そこで、20代を新たなターゲットに据え、マーケティングを強化しました。アプリで悩んでいるなら相談に来ませんか?手厚いサポートできますよと。結果、20代が多く相談に来るようになり、不思議と30代以上の方も一層伸長しました。多くの若い会員がツヴァイのブランドになり、全世代の婚活意欲を刺激できたのですね」
今後の展望
今後の展望について、中野氏は次のように回答した。
「『少子化対策の一丁目一番地は、婚活である』という想いで事業を推進しています。現代でも結婚したカップルは1.9人の子どもを産んでおり、これは数十年前と大きく変わる数値ではありません。やはり、婚姻数の減少が少子化を引き起こしているのです。

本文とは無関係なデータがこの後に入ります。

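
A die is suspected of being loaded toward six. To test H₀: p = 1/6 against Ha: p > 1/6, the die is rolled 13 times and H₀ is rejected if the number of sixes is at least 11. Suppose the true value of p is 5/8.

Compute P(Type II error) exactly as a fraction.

252368141319/274877906944

A Type II error is failing to reject when Ha holds: with p = 5/8, β = P(X ≤ 10).
Equivalently, β = 1 − P(X ≥ 11) = 252368141319/274877906944.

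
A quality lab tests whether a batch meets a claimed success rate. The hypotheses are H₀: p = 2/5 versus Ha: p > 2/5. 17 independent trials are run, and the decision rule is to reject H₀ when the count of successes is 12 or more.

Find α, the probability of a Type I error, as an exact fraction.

The Type I error probability is α = P(X ≥ 12) computed under H₀, where X ~ Binomial(17, 2/5).
Summing C(17,j)(2/5)^j(3/5)^{17−j} for j = 12,…,17 gives 8082735104/762939453125.

8082735104/762939453125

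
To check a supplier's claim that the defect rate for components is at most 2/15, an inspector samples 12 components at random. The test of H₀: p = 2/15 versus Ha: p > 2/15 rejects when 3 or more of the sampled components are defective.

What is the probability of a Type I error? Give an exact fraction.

α = P(reject H₀ | H₀ true) = P(S ≥ 3 | p = 2/15), S ~ Binomial(12, 2/15).
Via the complement, α = 1 − Σ_{j=0}^{2} C(12,j)(2/15)^j(13/15)^{12-j} = 5408352292624/25949267578125.

5408352292624/25949267578125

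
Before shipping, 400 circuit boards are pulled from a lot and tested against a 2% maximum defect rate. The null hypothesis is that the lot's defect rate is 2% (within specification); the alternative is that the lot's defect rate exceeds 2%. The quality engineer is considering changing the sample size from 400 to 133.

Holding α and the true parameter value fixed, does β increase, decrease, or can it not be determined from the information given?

With less data the test statistic is noisier; under Ha, more outcomes land inside the acceptance region.

It increases.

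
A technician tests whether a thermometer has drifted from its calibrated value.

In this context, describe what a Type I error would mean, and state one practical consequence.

With the conventional null hypothesis that the instrument is correctly calibrated:
A Type I error is rejecting H₀ when H₀ is true.
Here that means pulling the instrument for recalibration when actually the instrument is correctly calibrated.

A Type I error would mean concluding that the instrument has drifted out of calibration when in fact the instrument is correctly calibrated. Consequence: a properly working instrument is taken offline unnecessarily.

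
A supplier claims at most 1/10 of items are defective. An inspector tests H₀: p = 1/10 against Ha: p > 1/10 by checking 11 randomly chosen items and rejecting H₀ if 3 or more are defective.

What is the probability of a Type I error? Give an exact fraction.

Under H₀, Y ~ Binomial(11, 1/10); the Type I error rate is P(Y ≥ 3).
Via the complement, α = 1 − Σ_{j=0}^{2} C(11,j)(1/10)^j(9/10)^{11-j} = 1791237017/20000000000.

1791237017/20000000000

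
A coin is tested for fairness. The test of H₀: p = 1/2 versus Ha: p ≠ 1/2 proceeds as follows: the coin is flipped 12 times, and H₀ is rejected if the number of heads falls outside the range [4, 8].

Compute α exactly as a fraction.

299/2048

Under H₀, Y ~ Binomial(12, 1/2); α is the probability of landing in either tail, P(Y ≤ 3) + P(Y ≥ 9).
By symmetry, α = 2·P(Y ≤ 3) = 2·(1 + 12 + 66 + 220)/4096 = 598/4096 = 299/2048.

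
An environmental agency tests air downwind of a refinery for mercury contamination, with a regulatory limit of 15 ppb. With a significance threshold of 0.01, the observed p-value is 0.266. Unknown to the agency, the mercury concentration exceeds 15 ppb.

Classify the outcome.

Type II error

The conventional null hypothesis is that the mercury concentration is at or below 15 ppb (safe).
Since p = 0.266 ≥ α = 0.01, H₀ is not rejected.
H₀ is false (actually the mercury concentration exceeds 15 ppb).
Failing to reject a false H₀ is a Type II error.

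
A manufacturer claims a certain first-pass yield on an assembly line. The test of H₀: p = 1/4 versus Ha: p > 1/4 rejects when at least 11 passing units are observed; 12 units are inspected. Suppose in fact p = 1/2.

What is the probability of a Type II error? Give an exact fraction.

4083/4096

Under the alternative p = 1/2, S ~ Binomial(12, 1/2); β is the probability the test does not reject, P(S < 11).
Adding the binomial probabilities P(S=0)+…+P(S=10) at p = 1/2 gives 4083/4096.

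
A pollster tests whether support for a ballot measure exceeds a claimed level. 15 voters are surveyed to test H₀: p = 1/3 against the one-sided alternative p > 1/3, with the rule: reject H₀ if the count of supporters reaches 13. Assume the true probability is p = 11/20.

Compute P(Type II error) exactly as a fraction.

32418940857512713659/32768000000000000000

A Type II error is failing to reject when Ha holds: with p = 11/20, β = P(X ≤ 12).
Summing C(15,j)·(11/20)^j·(9/20)^{15-j} for j = 0..12 gives 32418940857512713659/32768000000000000000.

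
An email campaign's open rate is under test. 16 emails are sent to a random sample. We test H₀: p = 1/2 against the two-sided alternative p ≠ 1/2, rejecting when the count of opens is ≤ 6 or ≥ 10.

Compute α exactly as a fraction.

Under H₀, X ~ Binomial(16, 1/2); α is the probability of landing in either tail, P(X ≤ 6) + P(X ≥ 10).
Each tail has probability (1 + 16 + 120 + 560 + 1820 + 4368 + 8008)/65536; doubling gives α = 29786/65536 = 14893/32768.

14893/32768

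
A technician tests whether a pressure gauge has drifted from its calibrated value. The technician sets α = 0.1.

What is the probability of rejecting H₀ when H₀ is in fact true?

0.1

The significance level α is, by definition, the probability of a Type I error — P(reject H₀ | H₀ true).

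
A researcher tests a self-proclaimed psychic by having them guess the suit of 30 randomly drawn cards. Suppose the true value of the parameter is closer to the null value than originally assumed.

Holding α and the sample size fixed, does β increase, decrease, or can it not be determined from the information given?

It increases.

When the true parameter is near the null value, the test has a harder time distinguishing Ha from H₀.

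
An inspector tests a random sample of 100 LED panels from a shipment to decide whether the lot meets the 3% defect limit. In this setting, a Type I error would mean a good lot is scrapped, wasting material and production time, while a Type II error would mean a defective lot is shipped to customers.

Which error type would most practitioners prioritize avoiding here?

The Type II consequence (a defective lot is shipped to customers) is more severe than the Type I consequence (a good lot is scrapped, wasting material and production time).

Type II error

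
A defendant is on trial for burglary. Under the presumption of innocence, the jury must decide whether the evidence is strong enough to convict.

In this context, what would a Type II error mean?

A Type II error would mean concluding that the defendant is innocent (or at least failing to establish that the defendant is guilty) when in fact the defendant is guilty.

With the conventional null hypothesis that the defendant is innocent:
A Type II error is failing to reject H₀ when H₀ is false.
Here that means acquitting the defendant when actually the defendant is guilty.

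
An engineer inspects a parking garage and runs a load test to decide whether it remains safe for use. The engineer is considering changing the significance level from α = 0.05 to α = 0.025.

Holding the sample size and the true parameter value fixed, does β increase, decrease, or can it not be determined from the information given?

It increases.

Lowering α raises the bar for rejection; under Ha, the test now fails to reject on outcomes it previously would have rejected.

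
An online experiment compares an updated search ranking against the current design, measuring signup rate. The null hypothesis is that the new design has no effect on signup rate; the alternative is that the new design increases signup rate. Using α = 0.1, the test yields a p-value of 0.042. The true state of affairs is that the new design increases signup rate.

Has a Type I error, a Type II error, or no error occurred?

No error — this is a correct decision.

Since p = 0.042 < α = 0.1, H₀ is rejected.
H₀ is false (actually the new design increases signup rate).
The decision matches the true state — no error.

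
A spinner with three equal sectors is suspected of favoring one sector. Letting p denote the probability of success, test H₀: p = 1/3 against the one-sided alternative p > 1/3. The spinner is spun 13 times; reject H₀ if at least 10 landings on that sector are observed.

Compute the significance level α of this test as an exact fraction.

2627/1594323

Under H₀, X ~ Binomial(13, 1/3), and α = P(X ≥ 10).
Summing C(13,j)(1/3)^j(2/3)^{13−j} for j = 10,…,13 gives 2627/1594323.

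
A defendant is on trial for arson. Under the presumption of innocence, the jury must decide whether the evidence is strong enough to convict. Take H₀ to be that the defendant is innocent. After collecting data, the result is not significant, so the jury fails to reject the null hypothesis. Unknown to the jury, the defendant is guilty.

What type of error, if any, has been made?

Type II error

H₀ was not rejected, but H₀ is actually false.
Failing to reject a false null hypothesis is a Type II error (false negative).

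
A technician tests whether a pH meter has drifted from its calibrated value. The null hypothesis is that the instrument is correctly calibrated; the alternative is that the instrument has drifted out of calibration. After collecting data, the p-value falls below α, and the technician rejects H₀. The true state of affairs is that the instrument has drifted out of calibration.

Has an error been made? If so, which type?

The test rejected a false H₀ — the decision matches the true state.

No error — this is a correct decision.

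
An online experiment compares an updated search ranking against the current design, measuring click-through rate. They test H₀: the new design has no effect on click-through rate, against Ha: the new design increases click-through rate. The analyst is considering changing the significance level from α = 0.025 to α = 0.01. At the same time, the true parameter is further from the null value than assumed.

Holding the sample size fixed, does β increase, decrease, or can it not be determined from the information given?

The first change alone would make β increase; the second alone would make β decrease. Which effect dominates depends on the magnitudes, which are not given.

Cannot be determined from the information given.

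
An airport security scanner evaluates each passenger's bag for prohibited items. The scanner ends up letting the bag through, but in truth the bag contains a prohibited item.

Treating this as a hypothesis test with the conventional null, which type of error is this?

Type II error

The null hypothesis here is that the bag contains no prohibited items.
'Letting the bag through' corresponds to failing to reject H₀.
H₀ was not rejected but H₀ is false — a Type II error (false negative).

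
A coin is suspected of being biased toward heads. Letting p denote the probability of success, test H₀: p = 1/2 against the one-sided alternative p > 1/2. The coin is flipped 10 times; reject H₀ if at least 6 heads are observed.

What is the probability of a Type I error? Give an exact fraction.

Under H₀, Y ~ Binomial(10, 1/2), and α = P(Y ≥ 6).
That's C(10,6) + C(10,7) + C(10,8) + C(10,9) + C(10,10) over 2^10, i.e. (210 + 120 + 45 + 10 + 1)/1024 = 386/1024 = 193/512.

193/512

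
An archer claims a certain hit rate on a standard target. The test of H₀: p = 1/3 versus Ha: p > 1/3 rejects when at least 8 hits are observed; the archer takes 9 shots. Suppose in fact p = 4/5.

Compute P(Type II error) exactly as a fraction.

1101157/1953125

β = P(fail to reject H₀ | Ha true) = P(K ≤ 7 | p = 4/5), K ~ Binomial(9, 4/5).
Adding the binomial probabilities P(K=0)+…+P(K=7) at p = 4/5 gives 1101157/1953125.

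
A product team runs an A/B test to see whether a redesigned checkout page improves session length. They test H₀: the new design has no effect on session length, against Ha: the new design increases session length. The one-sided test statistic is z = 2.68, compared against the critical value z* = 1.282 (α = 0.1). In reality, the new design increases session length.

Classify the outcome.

Neither — the decision is correct.

Since z = 2.68 > z* = 1.282, H₀ is rejected.
H₀ is false (actually the new design increases session length).
The decision matches the true state — no error.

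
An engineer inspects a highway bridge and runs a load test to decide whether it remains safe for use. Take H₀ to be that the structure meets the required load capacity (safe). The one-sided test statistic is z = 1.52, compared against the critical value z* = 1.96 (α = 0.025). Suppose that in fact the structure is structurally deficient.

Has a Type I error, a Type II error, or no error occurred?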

行政の対策は、子どもや両親のサポートになりがちで、結婚を増やす活動にはさまざまな声があり積極的になれていません。ツヴァイが結婚カップルを増やすという強い意志の下、結婚の経済的メリットなどポジティブな側面について活発に情報発信し、結婚に興味を持った方に多くの出会いを提供することで、一組でも多くの結婚カップルを誕生させていきたいと考えています」
婚活ビジネスはむずかしい立ち位置にありかながら、少子化対策に深く関わるところだ。ビジネスとしての成功はもちろんのこと、未来の日本につながる点から、今後もその役割に期待したい。
【取材協力】
中野 大助氏
株式会社 ZWEI 代表取締役社長
1979年生まれ。横浜市戸塚区出身。神奈川県の中学・高校を卒業後、青山学院大学へ入学。2003年セレブリックスホールディングに新卒1期生として入社。セールスコンサルティングに携わる。2009年グッドラックコーポレーションへ転職。取締役としてリゾートウエディング事業の経営に携わる。日本国内のシェア拡大、東アジア圏のセールスネットワーク開発に成功し、アジアトップクラスの規模へと成長。2019年株式会社IBJへ転職し取締役。2020年の株式会社ZWEI買収に携わり、コロナ下でのPMI(Post Merger Integration)に集中。2022年からは代表取締役として、後の事業成長をリード。数値化された顧客満足度を軸に改革を進めることに強みを持ち、特に契約率の改善が得意。結婚は26歳の時、一男一女の父。